Noisey: Ich wollte zuerst mit dir über etwas Persönliches sprechen. Kannst du dich an die Zeit erinnern, als du mit deinen Eltern aus der Türkei nach Deutschland gekommen bist?
KC Rebell: Unsere erste Asyl-Zeit haben wir in Bad Homburg verbracht. Nach ein paar Wochen sind wir nach Magdeburg gezogen. Da haben wir drei Jahre in einem Asylantenheim gelebt, bevor wir in unsere erste Wohnung gezogen sind.

Ich kann mir vorstellen, dass diese Zeit als ausländisches Kind in einem ostdeutschen Asylantenheim ziemlich schwierig für dich war.
Das war eine schwierige Zeit. Andere Leute gehen über die Straße, werden fast angefahren und sagen: „Das hat mein Leben geändert“. Aber ich habe wirklich etwas erlebt, das mich geprägt hat. Zu der Zeit, in der ich in Magdeburg gelebt habe, konntest du an zwei Händen abzählen, wie viele ausländische Familien es gab.
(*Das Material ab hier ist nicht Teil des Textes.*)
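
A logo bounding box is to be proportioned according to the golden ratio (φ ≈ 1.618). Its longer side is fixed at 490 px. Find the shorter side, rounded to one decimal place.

302.8 px

golden ratio ≈ 1.61803.
Shorter side = 490 ÷ 1.61803 ≈ 302.837 → 302.8 px.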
Damals war das Nazi-Ding in der Stadt sehr ausgeprägt.

Gab es auch bestimmte Vorfälle?
Ich wurde auch angegriffen. Ich habe eine Narbe an der Augenbraue und am Hinterkopf. Unser Asylantenheim in Zielitz wurde in der Zeit, in der ich da war, drei Mal angezündet. Zu der Zeit war Magdeburg sehr rechts, heute ist das aber überhaupt nicht mehr so. Zum Glück hatten wir damals Bekannte, die uns unterstützt haben.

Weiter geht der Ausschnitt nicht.